Installation prerequisites for WinCollect
Before you can install WinCollect agents, you must verify that your deployment meets the installation requirements.
Supported versions
Administrators should be aware that supported software versions for IBM WinCollect is the Latest version (n) and latest minus one (n-1). This means that the two latest released major versions of WinCollect (10.x.xx and 7.x.xx) are the versions for which QRadar® Support will provide full support with any support tickets (cases) that are opened. Customers using older versions of WinCollect will receive minimal, best effort, support. To prevent issues, it is important that administrators keep WinCollect deployments updated when new versions are posted to IBM Fix Central.
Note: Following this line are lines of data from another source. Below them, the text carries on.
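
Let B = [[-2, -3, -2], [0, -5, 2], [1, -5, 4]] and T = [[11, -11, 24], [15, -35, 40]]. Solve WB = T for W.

Right-multiplying both sides by B⁻¹ gives W = TB⁻¹.
B has determinant 4; B⁻¹ = [[-5/2, 11/2, -4], [1/2, -3/2, 1], [5/4, -13/4, 5/2]].
W = TB⁻¹ = [[11, -11, 24], [15, -35, 40]] · [[-5/2, 11/2, -4], [1/2, -3/2, 1], [5/4, -13/4, 5/2]] = [[-3, -1, 5], [-5, 5, 5]].

W = [[-3, -1, 5], [-5, 5, 5]]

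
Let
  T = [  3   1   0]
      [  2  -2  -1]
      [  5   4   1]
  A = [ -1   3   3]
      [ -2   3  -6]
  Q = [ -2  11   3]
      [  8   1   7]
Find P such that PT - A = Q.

PT = Q + A = [[-3, 14, 6], [6, 4, 1]].
Right-multiplying both sides by T⁻¹ gives P = (Q + A)T⁻¹.
T has determinant -1; T⁻¹ = [[-2, 1, 1], [7, -3, -3], [-18, 7, 8]].
P = (Q + A)T⁻¹ = [[-4, -3, 3], [-2, 1, 2]].

P = [[-4, -3, 3], [-2, 1, 2]]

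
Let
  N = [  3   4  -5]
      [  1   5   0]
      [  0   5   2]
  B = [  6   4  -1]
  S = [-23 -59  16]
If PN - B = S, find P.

P = [[-5, -2, -5]]

PN = S + B = [[-17, -55, 15]].
N is on the right of P, so right-multiply by N⁻¹: P = (S + B)N⁻¹.
det N = -3; the adjugate gives N⁻¹ = [[-10/3, 11, -25/3], [2/3, -2, 5/3], [-5/3, 5, -11/3]].
P = (S + B)N⁻¹ = [[-5, -2, -5]].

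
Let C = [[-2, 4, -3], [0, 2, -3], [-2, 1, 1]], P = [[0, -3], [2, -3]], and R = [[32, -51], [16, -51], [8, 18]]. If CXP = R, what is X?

Left-multiply by C⁻¹ and right-multiply by P⁻¹: X = C⁻¹RP⁻¹.
C has determinant 2; C⁻¹ = [[5/2, -7/2, -3], [3, -4, -3], [2, -3, -2]].
det P = 6; the adjugate gives P⁻¹ = [[-1/2, 1/2], [-1/3, 0]].
C⁻¹R = [[0, -3], [8, -3], [0, 15]].
X = (C⁻¹R)P⁻¹ = [[1, 0], [-3, 4], [-5, 0]].

X = [[1, 0], [-3, 4], [-5, 0]]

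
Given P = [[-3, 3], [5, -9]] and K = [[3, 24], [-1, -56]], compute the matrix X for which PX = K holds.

P is on the left of X, so left-multiply by P⁻¹: X = P⁻¹K.
P has determinant 12; P⁻¹ = [[-3/4, -1/4], [-5/12, -1/4]].
X = P⁻¹K = [[-3/4, -1/4], [-5/12, -1/4]] · [[3, 24], [-1, -56]] = [[-2, -4], [-1, 4]].

X = [[-2, -4], [-1, 4]]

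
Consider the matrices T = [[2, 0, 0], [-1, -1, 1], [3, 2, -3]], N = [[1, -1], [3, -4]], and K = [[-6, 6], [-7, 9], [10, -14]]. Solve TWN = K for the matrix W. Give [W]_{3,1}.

1

W = T⁻¹KN⁻¹ (apply T⁻¹ on the left and N⁻¹ on the right).
det T = 2, so T⁻¹ = [[1/2, 0, 0], [0, -3, -1], [1/2, -2, -1]].
det N = -1, so N⁻¹ = [[4, -1], [3, -1]].
T⁻¹K = [[-3, 3], [11, -13], [1, -1]].
W = (T⁻¹K)N⁻¹ = [[-3, 0], [5, 2], [1, 0]].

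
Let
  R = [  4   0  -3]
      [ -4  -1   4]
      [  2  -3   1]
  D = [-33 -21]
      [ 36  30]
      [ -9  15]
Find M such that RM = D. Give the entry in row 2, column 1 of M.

0

Since R multiplies M on the left, M = R⁻¹D.
det R = 2; the adjugate gives R⁻¹ = [[11/2, 9/2, -3/2], [6, 5, -2], [7, 6, -2]].
M = R⁻¹D = [[11/2, 9/2, -3/2], [6, 5, -2], [7, 6, -2]] · [[-33, -21], [36, 30], [-9, 15]] = [[-6, -3], [0, -6], [3, 3]].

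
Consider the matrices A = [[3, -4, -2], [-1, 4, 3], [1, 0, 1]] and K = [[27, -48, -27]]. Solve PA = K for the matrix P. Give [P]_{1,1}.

A is on the right of P, so right-multiply by A⁻¹: P = KA⁻¹.
det A = 4; the adjugate gives A⁻¹ = [[1, 1, -1], [1, 5/4, -7/4], [-1, -1, 2]].
P = KA⁻¹ = [[27, -48, -27]] · [[1, 1, -1], [1, 5/4, -7/4], [-1, -1, 2]] = [[6, -6, 3]].

6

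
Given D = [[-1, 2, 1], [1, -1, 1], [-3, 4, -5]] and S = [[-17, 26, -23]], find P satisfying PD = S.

Since D sits to the right of P, P = SD⁻¹.
det D = 4, so D⁻¹ = [[1/4, 7/2, 3/4], [1/2, 2, 1/2], [1/4, -1/2, -1/4]].
P = SD⁻¹ = [[-17, 26, -23]] · [[1/4, 7/2, 3/4], [1/2, 2, 1/2], [1/4, -1/2, -1/4]] = [[3, 4, 6]].

P = [[3, 4, 6]]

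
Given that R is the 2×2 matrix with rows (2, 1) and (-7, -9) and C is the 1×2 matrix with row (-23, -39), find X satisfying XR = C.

Since R sits to the right of X, X = CR⁻¹.
det R = -11; the adjugate gives R⁻¹ = [[9/11, 1/11], [-7/11, -2/11]].
X = CR⁻¹ = [[-23, -39]] · [[9/11, 1/11], [-7/11, -2/11]] = [[6, 5]].

X = [[6, 5]]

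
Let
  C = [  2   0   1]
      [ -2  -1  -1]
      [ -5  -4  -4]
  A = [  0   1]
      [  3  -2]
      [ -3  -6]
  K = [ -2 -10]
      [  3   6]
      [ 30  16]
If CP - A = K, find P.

P = [[1, -2], [-4, 5], [-4, -5]]

CP = K + A = [[-2, -9], [6, 4], [27, 10]].
Since C multiplies P on the left, P = C⁻¹(K + A).
det C = 3, so C⁻¹ = [[0, -4/3, 1/3], [-1, -1, 0], [1, 8/3, -2/3]].
P = C⁻¹(K + A) = [[1, -2], [-4, 5], [-4, -5]].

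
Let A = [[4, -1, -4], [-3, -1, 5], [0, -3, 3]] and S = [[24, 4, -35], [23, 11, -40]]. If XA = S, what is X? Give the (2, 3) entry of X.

-5

Since A sits to the right of X, X = SA⁻¹.
det A = 3; the adjugate gives A⁻¹ = [[4, 5, -3], [3, 4, -8/3], [3, 4, -7/3]].
X = SA⁻¹ = [[24, 4, -35], [23, 11, -40]] · [[4, 5, -3], [3, 4, -8/3], [3, 4, -7/3]] = [[3, -4, -1], [5, -1, -5]].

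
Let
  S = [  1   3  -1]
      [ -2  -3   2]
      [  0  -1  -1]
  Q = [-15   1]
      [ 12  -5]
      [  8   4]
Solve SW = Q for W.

W = [[1, 1], [-6, -1], [-2, -3]]

S is on the left of W, so left-multiply by S⁻¹: W = S⁻¹Q.
S has determinant -3; S⁻¹ = [[-5/3, -4/3, -1], [2/3, 1/3, 0], [-2/3, -1/3, -1]].
W = S⁻¹Q = [[-5/3, -4/3, -1], [2/3, 1/3, 0], [-2/3, -1/3, -1]] · [[-15, 1], [12, -5], [8, 4]] = [[1, 1], [-6, -1], [-2, -3]].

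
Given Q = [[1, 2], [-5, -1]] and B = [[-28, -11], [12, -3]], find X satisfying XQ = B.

Since Q sits to the right of X, X = BQ⁻¹.
det Q = 9, so Q⁻¹ = [[-1/9, -2/9], [5/9, 1/9]].
X = BQ⁻¹ = [[-28, -11], [12, -3]] · [[-1/9, -2/9], [5/9, 1/9]] = [[-3, 5], [-3, -3]].

X = [[-3, 5], [-3, -3]]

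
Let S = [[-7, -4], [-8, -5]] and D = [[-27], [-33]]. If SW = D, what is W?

W = [[1], [5]]

Left-multiplying both sides by S⁻¹ gives W = S⁻¹D.
det S = 3, so S⁻¹ = [[-5/3, 4/3], [8/3, -7/3]].
W = S⁻¹D = [[-5/3, 4/3], [8/3, -7/3]] · [[-27], [-33]] = [[1], [5]].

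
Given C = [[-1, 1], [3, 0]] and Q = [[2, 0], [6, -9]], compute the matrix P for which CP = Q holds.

P = [[2, -3], [4, -3]]

Since C multiplies P on the left, P = C⁻¹Q.
det C = -3; the adjugate gives C⁻¹ = [[0, 1/3], [1, 1/3]].
P = C⁻¹Q = [[0, 1/3], [1, 1/3]] · [[2, 0], [6, -9]] = [[2, -3], [4, -3]].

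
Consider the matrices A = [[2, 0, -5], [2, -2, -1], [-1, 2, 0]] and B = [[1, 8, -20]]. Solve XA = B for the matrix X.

X = [[5, -5, -1]]

A is on the right of X, so right-multiply by A⁻¹: X = BA⁻¹.
A has determinant -6; A⁻¹ = [[-1/3, 5/3, 5/3], [-1/6, 5/6, 4/3], [-1/3, 2/3, 2/3]].
X = BA⁻¹ = [[1, 8, -20]] · [[-1/3, 5/3, 5/3], [-1/6, 5/6, 4/3], [-1/3, 2/3, 2/3]] = [[5, -5, -1]].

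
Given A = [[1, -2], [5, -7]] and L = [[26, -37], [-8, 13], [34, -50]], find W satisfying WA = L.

W = [[1, 5], [-3, -1], [4, 6]]

A is on the right of W, so right-multiply by A⁻¹: W = LA⁻¹.
A has determinant 3; A⁻¹ = [[-7/3, 2/3], [-5/3, 1/3]].
W = LA⁻¹ = [[26, -37], [-8, 13], [34, -50]] · [[-7/3, 2/3], [-5/3, 1/3]] = [[1, 5], [-3, -1], [4, 6]].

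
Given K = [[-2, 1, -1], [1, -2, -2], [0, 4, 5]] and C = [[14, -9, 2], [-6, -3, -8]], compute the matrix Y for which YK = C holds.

K is on the right of Y, so right-multiply by K⁻¹: Y = CK⁻¹.
K has determinant -5; K⁻¹ = [[2/5, 9/5, 4/5], [1, 2, 1], [-4/5, -8/5, -3/5]].
Y = CK⁻¹ = [[14, -9, 2], [-6, -3, -8]] · [[2/5, 9/5, 4/5], [1, 2, 1], [-4/5, -8/5, -3/5]] = [[-5, 4, 1], [1, -4, -3]].

Y = [[-5, 4, 1], [1, -4, -3]]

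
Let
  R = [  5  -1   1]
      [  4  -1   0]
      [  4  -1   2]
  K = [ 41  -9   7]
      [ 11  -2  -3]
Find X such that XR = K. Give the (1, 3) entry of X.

Right-multiplying both sides by R⁻¹ gives X = KR⁻¹.
det R = -2; the adjugate gives R⁻¹ = [[1, -1/2, -1/2], [4, -3, -2], [0, -1/2, 1/2]].
X = KR⁻¹ = [[41, -9, 7], [11, -2, -3]] · [[1, -1/2, -1/2], [4, -3, -2], [0, -1/2, 1/2]] = [[5, 3, 1], [3, 2, -3]].

1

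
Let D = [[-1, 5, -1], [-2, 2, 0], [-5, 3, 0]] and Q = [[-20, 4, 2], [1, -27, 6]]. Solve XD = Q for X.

X = [[-2, 1, 4], [-6, 0, 1]]

D is on the right of X, so right-multiply by D⁻¹: X = QD⁻¹.
det D = -4, so D⁻¹ = [[0, 3/4, -1/2], [0, 5/4, -1/2], [-1, 11/2, -2]].
X = QD⁻¹ = [[-20, 4, 2], [1, -27, 6]] · [[0, 3/4, -1/2], [0, 5/4, -1/2], [-1, 11/2, -2]] = [[-2, 1, 4], [-6, 0, 1]].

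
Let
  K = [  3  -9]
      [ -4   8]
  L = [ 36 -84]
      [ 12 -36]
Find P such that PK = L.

P = [[4, -6], [4, 0]]

Since K sits to the right of P, P = LK⁻¹.
det K = -12; the adjugate gives K⁻¹ = [[-2/3, -3/4], [-1/3, -1/4]].
P = LK⁻¹ = [[36, -84], [12, -36]] · [[-2/3, -3/4], [-1/3, -1/4]] = [[4, -6], [4, 0]].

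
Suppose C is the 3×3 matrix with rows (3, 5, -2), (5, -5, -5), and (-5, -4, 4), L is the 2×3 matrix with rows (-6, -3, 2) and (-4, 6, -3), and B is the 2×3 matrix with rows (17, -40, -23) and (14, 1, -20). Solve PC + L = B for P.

P = [[-4, 5, -2], [-4, 1, -5]]

PC = B − L = [[23, -37, -25], [18, -5, -17]].
Right-multiplying both sides by C⁻¹ gives P = (B − L)C⁻¹.
C has determinant -5; C⁻¹ = [[8, 12/5, 7], [-1, -2/5, -1], [9, 13/5, 8]].
P = (B − L)C⁻¹ = [[-4, 5, -2], [-4, 1, -5]].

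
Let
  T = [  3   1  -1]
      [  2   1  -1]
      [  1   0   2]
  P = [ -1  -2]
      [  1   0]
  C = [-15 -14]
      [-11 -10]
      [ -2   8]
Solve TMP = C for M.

M = [[2, -2], [-2, -4], [-3, -2]]

Isolating M: multiply by T⁻¹ from the left and P⁻¹ from the right, so M = T⁻¹CP⁻¹.
T has determinant 2; T⁻¹ = [[1, -1, 0], [-5/2, 7/2, 1/2], [-1/2, 1/2, 1/2]].
det P = 2; the adjugate gives P⁻¹ = [[0, 1], [-1/2, -1/2]].
T⁻¹C = [[-4, -4], [-2, 4], [1, 6]].
M = (T⁻¹C)P⁻¹ = [[2, -2], [-2, -4], [-3, -2]].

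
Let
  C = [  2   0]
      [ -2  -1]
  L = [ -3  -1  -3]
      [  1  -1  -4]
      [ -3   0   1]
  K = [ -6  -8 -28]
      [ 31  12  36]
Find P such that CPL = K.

P = C⁻¹KL⁻¹ (apply C⁻¹ on the left and L⁻¹ on the right).
det C = -2; the adjugate gives C⁻¹ = [[1/2, 0], [-1, -1]].
det L = 1; the adjugate gives L⁻¹ = [[-1, 1, 1], [11, -12, -15], [-3, 3, 4]].
C⁻¹K = [[-3, -4, -14], [-25, -4, -8]].
P = (C⁻¹K)L⁻¹ = [[1, 3, 1], [5, -1, 3]].

P = [[1, 3, 1], [5, -1, 3]]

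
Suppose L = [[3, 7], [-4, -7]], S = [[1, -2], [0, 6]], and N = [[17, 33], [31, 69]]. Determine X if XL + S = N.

XL = N − S = [[16, 35], [31, 63]].
L is on the right of X, so right-multiply by L⁻¹: X = (N − S)L⁻¹.
det L = 7, so L⁻¹ = [[-1, -1], [4/7, 3/7]].
X = (N − S)L⁻¹ = [[4, -1], [5, -4]].

X = [[4, -1], [5, -4]]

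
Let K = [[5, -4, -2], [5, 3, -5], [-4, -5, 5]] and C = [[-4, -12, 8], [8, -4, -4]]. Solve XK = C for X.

X = [[1, -1, 1], [2, -2, -2]]

Right-multiplying both sides by K⁻¹ gives X = CK⁻¹.
K has determinant -4; K⁻¹ = [[5/2, -15/2, -13/2], [5/4, -17/4, -15/4], [13/4, -41/4, -35/4]].
X = CK⁻¹ = [[-4, -12, 8], [8, -4, -4]] · [[5/2, -15/2, -13/2], [5/4, -17/4, -15/4], [13/4, -41/4, -35/4]] = [[1, -1, 1], [2, -2, -2]].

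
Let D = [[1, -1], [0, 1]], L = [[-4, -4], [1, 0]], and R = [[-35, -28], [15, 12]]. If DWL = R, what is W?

W = [[4, -4], [-3, 3]]

W = D⁻¹RL⁻¹ (apply D⁻¹ on the left and L⁻¹ on the right).
D has determinant 1; D⁻¹ = [[1, 1], [0, 1]].
det L = 4, so L⁻¹ = [[0, 1], [-1/4, -1]].
D⁻¹R = [[-20, -16], [15, 12]].
W = (D⁻¹R)L⁻¹ = [[4, -4], [-3, 3]].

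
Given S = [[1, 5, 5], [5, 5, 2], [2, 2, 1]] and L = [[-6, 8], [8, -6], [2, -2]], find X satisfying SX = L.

X = [[-1, -2], [5, 0], [-6, 2]]

S is on the left of X, so left-multiply by S⁻¹: X = S⁻¹L.
det S = -4, so S⁻¹ = [[-1/4, -5/4, 15/4], [1/4, 9/4, -23/4], [0, -2, 5]].
X = S⁻¹L = [[-1/4, -5/4, 15/4], [1/4, 9/4, -23/4], [0, -2, 5]] · [[-6, 8], [8, -6], [2, -2]] = [[-1, -2], [5, 0], [-6, 2]].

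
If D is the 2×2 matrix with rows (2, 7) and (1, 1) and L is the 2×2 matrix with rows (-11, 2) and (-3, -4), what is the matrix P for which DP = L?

P = [[-2, -6], [-1, 2]]

Left-multiplying both sides by D⁻¹ gives P = D⁻¹L.
det D = -5; the adjugate gives D⁻¹ = [[-1/5, 7/5], [1/5, -2/5]].
P = D⁻¹L = [[-1/5, 7/5], [1/5, -2/5]] · [[-11, 2], [-3, -4]] = [[-2, -6], [-1, 2]].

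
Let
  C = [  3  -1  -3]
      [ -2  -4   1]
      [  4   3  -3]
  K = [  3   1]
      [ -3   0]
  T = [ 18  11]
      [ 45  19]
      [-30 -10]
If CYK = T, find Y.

Y = [[-1, 3], [-5, -2], [-3, 2]]

Y = C⁻¹TK⁻¹ (apply C⁻¹ on the left and K⁻¹ on the right).
C has determinant -1; C⁻¹ = [[-9, 12, 13], [2, -3, -3], [-10, 13, 14]].
det K = 3, so K⁻¹ = [[0, -1/3], [1, 1]].
C⁻¹T = [[-12, -1], [-9, -5], [-15, -3]].
Y = (C⁻¹T)K⁻¹ = [[-1, 3], [-5, -2], [-3, 2]].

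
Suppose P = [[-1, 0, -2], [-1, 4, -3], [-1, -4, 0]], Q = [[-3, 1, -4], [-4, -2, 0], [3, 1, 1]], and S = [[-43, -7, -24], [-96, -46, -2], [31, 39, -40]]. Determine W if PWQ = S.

W = [[-3, 2, 0], [-1, 5, 3], [-1, -3, 2]]

Isolating W: multiply by P⁻¹ from the left and Q⁻¹ from the right, so W = P⁻¹SQ⁻¹.
P has determinant -4; P⁻¹ = [[3, -2, -2], [-3/4, 1/2, 1/4], [-2, 1, 1]].
det Q = 2, so Q⁻¹ = [[-1, -5/2, -4], [2, 9/2, 8], [1, 3, 5]].
P⁻¹S = [[1, -7, 12], [-8, -8, 7], [21, 7, 6]].
W = (P⁻¹S)Q⁻¹ = [[-3, 2, 0], [-1, 5, 3], [-1, -3, 2]].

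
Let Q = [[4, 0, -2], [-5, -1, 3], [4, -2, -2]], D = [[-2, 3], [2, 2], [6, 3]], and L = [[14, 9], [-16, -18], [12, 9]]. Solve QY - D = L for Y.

QY = L + D = [[12, 12], [-14, -16], [18, 12]].
Since Q multiplies Y on the left, Y = Q⁻¹(L + D).
det Q = 4, so Q⁻¹ = [[2, 1, -1/2], [1/2, 0, -1/2], [7/2, 2, -1]].
Y = Q⁻¹(L + D) = [[1, 2], [-3, 0], [-4, -2]].

Y = [[1, 2], [-3, 0], [-4, -2]]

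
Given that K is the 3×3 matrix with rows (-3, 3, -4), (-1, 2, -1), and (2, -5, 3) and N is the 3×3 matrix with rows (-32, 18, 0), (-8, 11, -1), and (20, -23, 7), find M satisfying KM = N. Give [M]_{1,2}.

-6

Left-multiplying both sides by K⁻¹ gives M = K⁻¹N.
det K = -4; the adjugate gives K⁻¹ = [[-1/4, -11/4, -5/4], [-1/4, 1/4, -1/4], [-1/4, 9/4, 3/4]].
M = K⁻¹N = [[-1/4, -11/4, -5/4], [-1/4, 1/4, -1/4], [-1/4, 9/4, 3/4]] · [[-32, 18, 0], [-8, 11, -1], [20, -23, 7]] = [[5, -6, -6], [1, 4, -2], [5, 3, 3]].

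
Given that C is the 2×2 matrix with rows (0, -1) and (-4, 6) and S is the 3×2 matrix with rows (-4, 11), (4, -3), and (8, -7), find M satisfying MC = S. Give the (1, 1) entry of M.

-5

Since C sits to the right of M, M = SC⁻¹.
det C = -4; the adjugate gives C⁻¹ = [[-3/2, -1/4], [-1, 0]].
M = SC⁻¹ = [[-4, 11], [4, -3], [8, -7]] · [[-3/2, -1/4], [-1, 0]] = [[-5, 1], [-3, -1], [-5, -2]].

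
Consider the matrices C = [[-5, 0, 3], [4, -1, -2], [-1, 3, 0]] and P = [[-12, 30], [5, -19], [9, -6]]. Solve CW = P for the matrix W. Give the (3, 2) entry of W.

5

Left-multiplying both sides by C⁻¹ gives W = C⁻¹P.
det C = 3, so C⁻¹ = [[2, 3, 1], [2/3, 1, 2/3], [11/3, 5, 5/3]].
W = C⁻¹P = [[2, 3, 1], [2/3, 1, 2/3], [11/3, 5, 5/3]] · [[-12, 30], [5, -19], [9, -6]] = [[0, -3], [3, -3], [-4, 5]].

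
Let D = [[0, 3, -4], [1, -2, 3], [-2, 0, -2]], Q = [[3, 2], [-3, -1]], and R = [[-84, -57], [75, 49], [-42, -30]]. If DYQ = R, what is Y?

Y = [[3, -3], [-3, 5], [5, 4]]

Left-multiply by D⁻¹ and right-multiply by Q⁻¹: Y = D⁻¹RQ⁻¹.
det D = 4; the adjugate gives D⁻¹ = [[1, 3/2, 1/4], [-1, -2, -1], [-1, -3/2, -3/4]].
det Q = 3; the adjugate gives Q⁻¹ = [[-1/3, -2/3], [1, 1]].
D⁻¹R = [[18, 9], [-24, -11], [3, 6]].
Y = (D⁻¹R)Q⁻¹ = [[3, -3], [-3, 5], [5, 4]].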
Distribution options for WinCollect agents
WinCollect agents can be distributed in a remote collection configuration or installed on the local host.
- Local collection
- The WinCollect agent collects events only
for the host on which it is installed. You can use this collection method on a Windows host that is busy or has limited resources, for example, domain
controllers.Important: QRadar Support recommends local collection on Domain Controllers and other high EPS servers, as it is more stable than remote collection. If you are remote polling logs on potentially high EPS servers, QRadar Support might require you to install an agent locally on the server.
- Remote Collection
- The WinCollect agent is installed on a single host and collects events from multiple Windows systems. Use remote collection to easily scale the number of Windows log sources that you can monitor.